Patrick was lucky — when it came out that he revealed the data breach, his boss Xenophon backed him all the way.

“It is difficult for people to stand up and do those sorts of things,” Patrick said. “I was fortunate that I worked with Nick [Xenophon] … he was 100% onside with me.”

But others have been less fortunate. Richard Boyle, who disclosed abuses of power by the Australian Taxation Office now faces 161 years in prison. Witness K, and his lawyer Bernard Collaery face a highly secretive prosecution for revealing Australia’s bugging of Timor-Leste’s embassy.

It’s Patrick’s own experience that colours his support for people like Witness K and Boyle, who he says are “heroes”. Most people who take the often thankless step to release information do so with utmost care and do so out of a genuine desire to improve the functioning of democracy, rather than compromise national security.

“I’d argue that there are editors in this country, who are just as patriotic as people who serve in the defence force, or intelligence services,” Patrick said.

What can Patrick do in the Senate?

Patrick says improving transparency — reforming FOI laws and improving protections for whistleblowers and journalists is one of his priorities in the Senate.
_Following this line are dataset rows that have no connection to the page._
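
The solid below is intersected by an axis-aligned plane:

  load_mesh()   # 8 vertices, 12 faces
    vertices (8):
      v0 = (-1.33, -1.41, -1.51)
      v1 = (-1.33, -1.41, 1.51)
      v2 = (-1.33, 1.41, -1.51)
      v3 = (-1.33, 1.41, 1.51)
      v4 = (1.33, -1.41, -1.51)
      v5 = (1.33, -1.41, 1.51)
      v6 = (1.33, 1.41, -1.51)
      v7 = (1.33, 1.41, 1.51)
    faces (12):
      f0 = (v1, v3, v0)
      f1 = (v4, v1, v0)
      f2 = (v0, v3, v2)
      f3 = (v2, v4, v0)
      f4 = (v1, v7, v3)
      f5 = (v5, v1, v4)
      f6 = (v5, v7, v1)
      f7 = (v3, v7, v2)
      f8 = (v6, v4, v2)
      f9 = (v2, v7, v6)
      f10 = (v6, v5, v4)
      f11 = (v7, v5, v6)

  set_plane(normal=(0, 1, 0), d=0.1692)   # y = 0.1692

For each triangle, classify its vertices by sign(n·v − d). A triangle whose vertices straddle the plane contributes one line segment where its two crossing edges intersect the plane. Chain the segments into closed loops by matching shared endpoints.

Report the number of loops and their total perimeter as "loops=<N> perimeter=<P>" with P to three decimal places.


Straddling triangles (8 of 12):
  (v1,v3,v0) [-+-] → (-1.33, 0.1692, 1.51)–(-1.33, 0.1692, 0.1812)  len=1.3288
  (v0,v3,v2) [-++] → (-1.33, 0.1692, 0.1812)–(-1.33, 0.1692, -1.51)  len=1.6912
  (v2,v4,v0) [+--] → (-0.1596, 0.1692, -1.51)–(-1.33, 0.1692, -1.51)  len=1.1704
  (v1,v7,v3) [-++] → (0.1596, 0.1692, 1.51)–(-1.33, 0.1692, 1.51)  len=1.4896
  (v5,v7,v1) [-+-] → (1.33, 0.1692, 1.51)–(0.1596, 0.1692, 1.51)  len=1.1704
  (v6,v4,v2) [+-+] → (1.33, 0.1692, -1.51)–(-0.1596, 0.1692, -1.51)  len=1.4896
  (v6,v5,v4) [+--] → (1.33, 0.1692, -0.1812)–(1.33, 0.1692, -1.51)  len=1.3288
  (v7,v5,v6) [+-+] → (1.33, 0.1692, 1.51)–(1.33, 0.1692, -0.1812)  len=1.6912

Chained into 1 loop(s):
  loop 1: 8 segments, perimeter = 11.3600
Total perimeter = 11.360

loops=1 perimeter=11.360


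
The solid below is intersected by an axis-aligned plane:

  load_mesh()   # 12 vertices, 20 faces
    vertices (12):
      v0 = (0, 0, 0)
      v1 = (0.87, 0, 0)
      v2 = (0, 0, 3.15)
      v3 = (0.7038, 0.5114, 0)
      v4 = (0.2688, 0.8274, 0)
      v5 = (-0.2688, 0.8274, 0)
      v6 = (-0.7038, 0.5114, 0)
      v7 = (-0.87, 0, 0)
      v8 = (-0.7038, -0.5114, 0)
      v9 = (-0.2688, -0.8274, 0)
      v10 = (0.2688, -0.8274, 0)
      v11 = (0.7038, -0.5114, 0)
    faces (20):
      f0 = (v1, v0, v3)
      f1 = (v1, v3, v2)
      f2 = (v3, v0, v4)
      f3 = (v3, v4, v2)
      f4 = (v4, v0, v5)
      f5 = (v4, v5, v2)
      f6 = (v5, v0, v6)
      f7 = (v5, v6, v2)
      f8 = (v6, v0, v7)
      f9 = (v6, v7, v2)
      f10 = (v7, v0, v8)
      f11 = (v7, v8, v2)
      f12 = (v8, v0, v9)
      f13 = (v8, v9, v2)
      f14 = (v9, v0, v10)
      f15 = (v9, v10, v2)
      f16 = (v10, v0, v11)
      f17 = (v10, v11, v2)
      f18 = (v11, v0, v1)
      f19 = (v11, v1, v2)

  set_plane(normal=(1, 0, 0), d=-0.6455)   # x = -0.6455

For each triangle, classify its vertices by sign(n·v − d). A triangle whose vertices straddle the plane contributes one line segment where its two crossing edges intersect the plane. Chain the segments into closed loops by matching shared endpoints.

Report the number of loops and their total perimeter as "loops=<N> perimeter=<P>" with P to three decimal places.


Straddling triangles (8 of 20):
  (v5,v0,v6) [++-] → (-0.6455, 0.469038, 0)–(-0.6455, 0.553751, 0)  len=0.0847
  (v5,v6,v2) [+-+] → (-0.6455, 0.553751, 0)–(-0.6455, 0.469038, 0.260934)  len=0.2743
  (v6,v0,v7) [-+-] → (-0.6455, 0.469038, 0)–(-0.6455, 0, 0)  len=0.4690
  (v6,v7,v2) [--+] → (-0.6455, 0, 0.812845)–(-0.6455, 0.469038, 0.260934)  len=0.7243
  (v7,v0,v8) [-+-] → (-0.6455, 0, 0)–(-0.6455, -0.469038, 0)  len=0.4690
  (v7,v8,v2) [--+] → (-0.6455, -0.469038, 0.260934)–(-0.6455, 0, 0.812845)  len=0.7243
  (v8,v0,v9) [-++] → (-0.6455, -0.469038, 0)–(-0.6455, -0.553751, 0)  len=0.0847
  (v8,v9,v2) [-++] → (-0.6455, -0.553751, 0)–(-0.6455, -0.469038, 0.260934)  len=0.2743

Chained into 1 loop(s):
  loop 1: 8 segments, perimeter = 3.1048
Total perimeter = 3.105

loops=1 perimeter=3.105


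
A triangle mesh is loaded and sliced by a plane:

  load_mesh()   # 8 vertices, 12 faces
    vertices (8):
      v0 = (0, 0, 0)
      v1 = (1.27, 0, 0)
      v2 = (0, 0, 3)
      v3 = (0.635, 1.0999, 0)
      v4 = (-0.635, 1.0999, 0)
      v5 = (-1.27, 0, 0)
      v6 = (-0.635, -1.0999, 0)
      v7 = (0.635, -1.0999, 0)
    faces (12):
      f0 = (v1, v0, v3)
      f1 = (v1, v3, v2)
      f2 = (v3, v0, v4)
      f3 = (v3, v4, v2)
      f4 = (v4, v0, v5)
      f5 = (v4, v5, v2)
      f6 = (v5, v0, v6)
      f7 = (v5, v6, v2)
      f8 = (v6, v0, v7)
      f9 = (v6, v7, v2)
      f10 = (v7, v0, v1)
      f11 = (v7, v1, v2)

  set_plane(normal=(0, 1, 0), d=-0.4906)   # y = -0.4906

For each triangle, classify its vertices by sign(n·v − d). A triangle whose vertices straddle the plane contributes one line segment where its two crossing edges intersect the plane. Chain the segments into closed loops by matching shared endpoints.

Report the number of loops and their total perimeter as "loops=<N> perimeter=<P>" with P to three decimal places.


Straddling triangles (6 of 12):
  (v5,v0,v6) [++-] → (-0.283236, -0.4906, 0)–(-0.986764, -0.4906, 0)  len=0.7035
  (v5,v6,v2) [+-+] → (-0.986764, -0.4906, 0)–(-0.283236, -0.4906, 1.66188)  len=1.8047
  (v6,v0,v7) [-+-] → (-0.283236, -0.4906, 0)–(0.283236, -0.4906, 0)  len=0.5665
  (v6,v7,v2) [--+] → (0.283236, -0.4906, 1.66188)–(-0.283236, -0.4906, 1.66188)  len=0.5665
  (v7,v0,v1) [-++] → (0.283236, -0.4906, 0)–(0.986764, -0.4906, 0)  len=0.7035
  (v7,v1,v2) [-++] → (0.986764, -0.4906, 0)–(0.283236, -0.4906, 1.66188)  len=1.8047

Chained into 1 loop(s):
  loop 1: 6 segments, perimeter = 6.1493
Total perimeter = 6.149

loops=1 perimeter=6.149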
But he has obstacles coming at him from both sides of politics.

Canberra’s war on whistleblowers and information is bipartisan, the product of decades of co-operation between major parties to expand the national security state. It’s hard not to see the government’s (and Labor’s) newfound concern for press freedom post-raids as a disingenuous response to the news cycle.

Patrick believes that the structural realities of major parties make it difficult for politicians to agitate around transparency issues. Politicians are forced to toe the party line, and are too concerned with the cost to their political careers to agitate for a winding back of national security laws. By contrast, Patrick says Centre Alliance is smaller, and therefore better able to push an agenda on these issues.

“One of the benefits of a smaller party is we’re not a party of government. We’re there as protectors who weigh into issues where others are silent.”

But Centre Alliance’s size comes with an obvious drawback: making actual change in sensitive areas will be hard. Patrick already points to some initial victories. Last year, the government passed a suite of laws beefing up protections for corporate whistleblowers. Patrick told Crikey he has received an undertaking from the government to introduce an equal whistleblower protection regime in the public sector and, with luck, there could be reform in the next three years.

That success could be incumbent on Patrick maintaining good relations with the government. Yesterday Home Affairs Minister Peter Dutton weighed in to Patrick and Pezzullo’s altercation, saying he sympathised with Pezzullo’s actions and labelled Patrick as someone who might “seek to misrepresent” the substance of their conversation. But Patrick has always been comfortable ruffling feathers, and making enemies when needed. 

“If I hadn’t made a few enemies, I’d feel I wasn’t doing my job properly.”